I've given your comment the thumbs up by the way. Not sure I agree with the second one though, I don't think Jeremy's point was intended to be personal.
.

Sally T

9:54 AM, 10th May 2014
About 6 years ago

I wasn't criticising, honestly. We've been doing buy to lets for nearly 10 years. In that time we've had one tenant who set fire to out property twice. We're currently in the process of gaining a possession order to remove a 'good tenant turned bad'. Sometimes it's not worth sweating the small stuff, so you save your patience for when the big problems come along.

Michael Barnes

11:43 AM, 10th May 2014
About 6 years ago

Reply to the comment left by "Karen Medd" at "10/05/2014 - 01:36":

Please keep coming here.

We have robust discussions that are intended to air the issues and not be criticisms of posters.

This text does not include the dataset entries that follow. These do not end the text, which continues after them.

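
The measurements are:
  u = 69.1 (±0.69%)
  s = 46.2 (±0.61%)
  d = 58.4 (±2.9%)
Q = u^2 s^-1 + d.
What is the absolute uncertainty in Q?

Let p = u^2·s^-1 = 103. δp/p = √((2·δu/u)² + (-1·δs/s)²) = √(0.000190 + 3.72e-05) = 0.0151, so δp = 1.56.
Q = p + d: δQ = √(δp² + δd²) = √(2.43 + 2.87) = 2.30

2.30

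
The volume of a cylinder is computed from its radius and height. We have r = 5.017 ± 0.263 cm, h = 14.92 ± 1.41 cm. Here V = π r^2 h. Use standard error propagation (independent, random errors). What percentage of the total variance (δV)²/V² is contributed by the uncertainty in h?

(δV/V)² = (2·δr/r)² + (1·δh/h)²
  r term: (2×0.0524)² = 0.0110
  h term: (1×0.0945)² = 0.00893
Total = 0.0199. Share from h = 0.00893/0.0199 = 0.448.

44.8%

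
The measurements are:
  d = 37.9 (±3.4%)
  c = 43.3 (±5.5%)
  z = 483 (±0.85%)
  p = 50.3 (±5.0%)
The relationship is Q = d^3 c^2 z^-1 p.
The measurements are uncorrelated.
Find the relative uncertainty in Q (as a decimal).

Q is a product of powers, so relative uncertainties combine in quadrature:
  (3·δd/d)² = (3×0.0340)² = 0.0104;  (2·δc/c)² = (2×0.0550)² = 0.0121;  (-1·δz/z)² = (-1×0.00850)² = 7.23e-05;  (1·δp/p)² = (1×0.0500)² = 0.00250
δQ/Q = √(0.0251) = 0.158

0.158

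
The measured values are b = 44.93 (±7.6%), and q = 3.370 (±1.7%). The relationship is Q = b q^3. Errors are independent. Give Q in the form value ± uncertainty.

1720 ± 157

Products/powers → add relative errors in quadrature, weighted by exponent:
  (1·δb/b)² = (1×0.0760)² = 0.00578;  (3·δq/q)² = (3×0.0170)² = 0.00260
δQ/Q = √(0.00838) = 0.0915
Q = 1720, so δQ = 0.0915 × 1720 = 157.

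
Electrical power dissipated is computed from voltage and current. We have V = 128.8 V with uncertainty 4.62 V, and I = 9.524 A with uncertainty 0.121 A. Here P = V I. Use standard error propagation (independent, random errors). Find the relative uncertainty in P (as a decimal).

0.0381

P is a product of powers, so relative uncertainties combine in quadrature:
  (1·δV/V)² = (1×0.0359)² = 0.00129;  (1·δI/I)² = (1×0.0127)² = 0.000161
δP/P = √(0.00145) = 0.0381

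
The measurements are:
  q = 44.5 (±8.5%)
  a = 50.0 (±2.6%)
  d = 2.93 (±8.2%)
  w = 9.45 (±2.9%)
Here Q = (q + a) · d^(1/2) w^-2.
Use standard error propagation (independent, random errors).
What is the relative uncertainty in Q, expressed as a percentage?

8.27%

Let u = q + a = 94.5. δu = √(δq² + δa²) = √(14.3 + 1.69) = 4.00, so δu/u = 0.0423.
Q is then a monomial in u, d, w:
δQ/Q = √((δu/u)² + (½·δd/d)² + (-2·δw/w)²) = √(0.00179 + 0.00168 + 0.00336) = 0.0827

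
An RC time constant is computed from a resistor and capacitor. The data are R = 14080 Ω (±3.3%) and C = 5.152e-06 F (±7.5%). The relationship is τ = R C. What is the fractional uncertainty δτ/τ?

τ is a product of powers, so relative uncertainties combine in quadrature:
  (1·δR/R)² = (1×0.0330)² = 0.00109;  (1·δC/C)² = (1×0.0750)² = 0.00562
δτ/τ = √(0.00671) = 0.0819

0.0819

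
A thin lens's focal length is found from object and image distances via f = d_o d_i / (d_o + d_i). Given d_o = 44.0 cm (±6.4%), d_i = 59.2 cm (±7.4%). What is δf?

1.22 cm

∂f/∂d_o = (d_i/(d_o+d_i))² = 0.329;  ∂f/∂d_i = (d_o/(d_o+d_i))² = 0.182
δf = √((∂f/∂d_o · δd_o)² + (∂f/∂d_i · δd_i)²) = √(0.859 + 0.634) = 1.22 cm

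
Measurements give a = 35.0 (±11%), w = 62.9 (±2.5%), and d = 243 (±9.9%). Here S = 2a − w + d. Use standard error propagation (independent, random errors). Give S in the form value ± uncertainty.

250 ± 25.3

For a sum/difference, combine absolute errors in quadrature:
  (2·δa)² = 59.3;  (δw)² = 2.47;  (δd)² = 579
δS = √(641) = 25.3
S = 250.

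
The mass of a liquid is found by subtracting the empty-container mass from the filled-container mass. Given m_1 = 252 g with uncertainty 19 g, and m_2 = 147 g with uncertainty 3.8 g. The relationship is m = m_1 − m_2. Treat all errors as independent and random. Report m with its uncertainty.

For a sum/difference, combine absolute errors in quadrature:
  (δm_1)² = 361;  (δm_2)² = 14.4
δm = √(375) = 19.4 g
m = 105 g.

105 ± 19.4 g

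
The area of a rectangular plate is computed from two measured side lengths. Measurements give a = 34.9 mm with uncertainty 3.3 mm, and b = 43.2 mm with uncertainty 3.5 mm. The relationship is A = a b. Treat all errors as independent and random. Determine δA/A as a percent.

12.5%

For a monomial A ∝ a, b, fractional errors add in quadrature:
  (1·δa/a)² = (1×0.0946)² = 0.00894;  (1·δb/b)² = (1×0.0810)² = 0.00656
δA/A = √(0.0155) = 0.125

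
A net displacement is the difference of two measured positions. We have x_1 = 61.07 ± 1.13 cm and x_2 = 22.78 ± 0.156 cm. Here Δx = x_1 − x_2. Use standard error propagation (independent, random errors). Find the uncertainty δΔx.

1.14 cm

Each term contributes (cᵢ δxᵢ)² to (δΔx)²:
  (δx_1)² = 1.28;  (δx_2)² = 0.0243
δΔx = √(1.30) = 1.14 cm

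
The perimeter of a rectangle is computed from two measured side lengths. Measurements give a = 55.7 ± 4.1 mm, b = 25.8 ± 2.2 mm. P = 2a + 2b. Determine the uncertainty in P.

Each term contributes (cᵢ δxᵢ)² to (δP)²:
  (2·δa)² = 67.2;  (2·δb)² = 19.4
δP = √(86.6) = 9.31 mm

9.31 mm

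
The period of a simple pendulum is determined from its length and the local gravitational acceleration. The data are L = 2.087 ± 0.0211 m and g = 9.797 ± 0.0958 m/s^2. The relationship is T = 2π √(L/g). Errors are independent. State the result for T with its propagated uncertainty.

Since T is a product/quotient, work with relative uncertainties:
  (½·δL/L)² = (0.5×0.0101)² = 2.56e-05;  (−½·δg/g)² = (-0.5×0.00978)² = 2.39e-05
δT/T = √(4.95e-05) = 0.00703
T = 2.900 s, so δT = 0.00703 × 2.900 = 0.0204 s.

2.900 ± 0.0204 s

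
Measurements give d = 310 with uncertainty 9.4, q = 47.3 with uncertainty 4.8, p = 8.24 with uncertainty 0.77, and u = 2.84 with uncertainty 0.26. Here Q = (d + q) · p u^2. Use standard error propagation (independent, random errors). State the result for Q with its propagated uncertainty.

23700 ± 4930

Let w = d + q = 357. δw = √(δd² + δq²) = √(88.4 + 23.0) = 10.6, so δw/w = 0.0295.
Q is then a monomial in w, p, u:
δQ/Q = √((δw/w)² + (1·δp/p)² + (2·δu/u)²) = √(0.000873 + 0.00873 + 0.0335) = 0.208
Q = 23700, so δQ = 0.208 × 23700 = 4930.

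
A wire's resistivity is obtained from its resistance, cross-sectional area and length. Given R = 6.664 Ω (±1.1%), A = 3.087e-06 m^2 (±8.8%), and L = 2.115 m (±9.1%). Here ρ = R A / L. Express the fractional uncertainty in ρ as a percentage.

ρ is a product of powers, so relative uncertainties combine in quadrature:
  (1·δR/R)² = (1×0.0110)² = 0.000121;  (1·δA/A)² = (1×0.0880)² = 0.00774;  (-1·δL/L)² = (-1×0.0910)² = 0.00828
δρ/ρ = √(0.0161) = 0.127

12.7%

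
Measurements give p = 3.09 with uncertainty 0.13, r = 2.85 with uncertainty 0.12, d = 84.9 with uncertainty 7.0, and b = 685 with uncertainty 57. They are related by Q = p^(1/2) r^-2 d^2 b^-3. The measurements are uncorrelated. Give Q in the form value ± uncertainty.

Relative error in a monomial: (δQ/Q)² = Σ (nᵢ · δxᵢ/xᵢ)².
  (½·δp/p)² = (0.5×0.0421)² = 0.000442;  (-2·δr/r)² = (-2×0.0421)² = 0.00709;  (2·δd/d)² = (2×0.0824)² = 0.0272;  (-3·δb/b)² = (-3×0.0832)² = 0.0623
δQ/Q = √(0.0970) = 0.312
Q = 4.85e-06, so δQ = 0.312 × 4.85e-06 = 1.51e-06.

(4.85 ± 1.51) × 10^-6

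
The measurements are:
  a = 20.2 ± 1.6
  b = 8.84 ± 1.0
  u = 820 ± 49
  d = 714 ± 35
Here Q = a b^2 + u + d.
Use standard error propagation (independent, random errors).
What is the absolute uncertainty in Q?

383

Let p = a·b^2 = 1580. δp/p = √((1·δa/a)² + (2·δb/b)²) = √(0.00627 + 0.0512) = 0.240, so δp = 378.
Q = p + u + d: δQ = √(δp² + δu² + δd²) = √(1.43e+05 + 2400 + 1220) = 383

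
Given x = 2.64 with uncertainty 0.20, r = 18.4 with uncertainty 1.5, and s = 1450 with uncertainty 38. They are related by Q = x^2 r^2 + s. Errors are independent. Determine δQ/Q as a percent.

Let p = x^2·r^2 = 2360. δp/p = √((2·δx/x)² + (2·δr/r)²) = √(0.0230 + 0.0266) = 0.223, so δp = 525.
Q = p + s: δQ = √(δp² + δs²) = √(2.76e+05 + 1440) = 527
Q = 3810, so δQ/Q = 527/3810 = 0.138.

13.8%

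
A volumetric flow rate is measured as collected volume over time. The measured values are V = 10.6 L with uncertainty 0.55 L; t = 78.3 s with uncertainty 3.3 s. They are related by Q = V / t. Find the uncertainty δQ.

Relative error in a monomial: (δQ/Q)² = Σ (nᵢ · δxᵢ/xᵢ)².
  (1·δV/V)² = (1×0.0519)² = 0.00269;  (-1·δt/t)² = (-1×0.0421)² = 0.00178
δQ/Q = √(0.00447) = 0.0668
Q = 0.135 L/s, so δQ = 0.0668 × 0.135 = 0.00905 L/s.

0.00905 L/s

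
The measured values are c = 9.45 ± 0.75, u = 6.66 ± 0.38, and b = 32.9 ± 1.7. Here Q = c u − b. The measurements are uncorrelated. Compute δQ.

Let p = c·u = 62.9. δp/p = √((1·δc/c)² + (1·δu/u)²) = √(0.00630 + 0.00326) = 0.0977, so δp = 6.15.
Q = p − b: δQ = √(δp² + δb²) = √(37.8 + 2.89) = 6.38

6.38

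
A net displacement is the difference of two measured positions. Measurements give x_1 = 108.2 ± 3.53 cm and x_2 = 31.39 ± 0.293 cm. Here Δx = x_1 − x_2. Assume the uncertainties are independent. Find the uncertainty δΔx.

For a sum/difference, combine absolute errors in quadrature:
  (δx_1)² = 12.5;  (δx_2)² = 0.0858
δΔx = √(12.5) = 3.54 cm

3.54 cm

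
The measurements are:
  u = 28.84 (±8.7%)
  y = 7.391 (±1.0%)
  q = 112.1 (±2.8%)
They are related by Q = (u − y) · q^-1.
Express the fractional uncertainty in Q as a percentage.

12.0%

Let w = u − y = 21.45. δw = √(δu² + δy²) = √(6.30 + 0.00546) = 2.51, so δw/w = 0.117.
Q is then a monomial in w, q:
δQ/Q = √((δw/w)² + (-1·δq/q)²) = √(0.0137 + 0.000784) = 0.120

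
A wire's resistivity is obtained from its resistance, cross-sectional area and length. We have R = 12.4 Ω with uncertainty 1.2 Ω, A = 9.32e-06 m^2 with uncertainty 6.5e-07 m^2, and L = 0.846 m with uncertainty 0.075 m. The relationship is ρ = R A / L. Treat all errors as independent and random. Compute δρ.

For a monomial ρ ∝ R, A, L^-1, fractional errors add in quadrature:
  (1·δR/R)² = (1×0.0968)² = 0.00937;  (1·δA/A)² = (1×0.0697)² = 0.00486;  (-1·δL/L)² = (-1×0.0887)² = 0.00786
δρ/ρ = √(0.0221) = 0.149
ρ = 0.000137 Ω·m, so δρ = 0.149 × 0.000137 = 2.03e-05 Ω·m.

2.03e-05 Ω·m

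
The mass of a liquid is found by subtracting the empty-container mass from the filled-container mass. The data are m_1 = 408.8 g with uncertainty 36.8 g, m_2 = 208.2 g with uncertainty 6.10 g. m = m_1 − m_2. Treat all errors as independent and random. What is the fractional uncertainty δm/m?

For a sum/difference, combine absolute errors in quadrature:
  (δm_1)² = 1350;  (δm_2)² = 37.2
δm = √(1390) = 37.3 g
m = 200.6 g, so δm/m = 37.3/200.6 = 0.186.

0.186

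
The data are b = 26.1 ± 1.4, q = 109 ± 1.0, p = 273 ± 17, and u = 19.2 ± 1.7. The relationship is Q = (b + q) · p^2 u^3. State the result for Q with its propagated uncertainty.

Let w = b + q = 135. δw = √(δb² + δq²) = √(1.96 + 1.00) = 1.72, so δw/w = 0.0127.
Q is then a monomial in w, p, u:
δQ/Q = √((δw/w)² + (2·δp/p)² + (3·δu/u)²) = √(0.000162 + 0.0155 + 0.0706) = 0.294
Q = 7.13e+10, so δQ = 0.294 × 7.13e+10 = 2.09e+10.

(7.13 ± 2.09) × 10^10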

Without such questions we will not have the ability to learn from others and improve our processes.

My personal position is
a) it is in the agreement that tenants replace light bulbs (and other consumables) during the tenancy.
b) If consumables that were there at the start of the tenancy need replacing at the end of the tenancy, or are of a different quality (e.g. standard bulbs where I provided low energy bulbs), then I will advise the tenant that I intend deducting money from the deposit to cover them,
c) If tenant agrees, then no problems.
d) If I cannot negotiate the deduction for a small amount, then I will write it off.

In the words of an Army Colonel friend "it's not worth dying in a ditch over".

Michael Barnes

11:49 AM, 10th May 2014
About 6 years ago

Reply to the comment left by "Jeremy Smith" at "10/05/2014 - 00:25":

It's the principle.

You can claim it, and if tenant agrees, then no problems.

If tenant disputes it, and you cannot negotiate a settlement, then you have to consider if it is worth while going through the dispute process.

Note that HMRC require you to take reasonable steps to avoid writing off a bad debt. Therefore you may not be able to claim replacements as deductable expenses unless you have attempted to get the money from the tenant.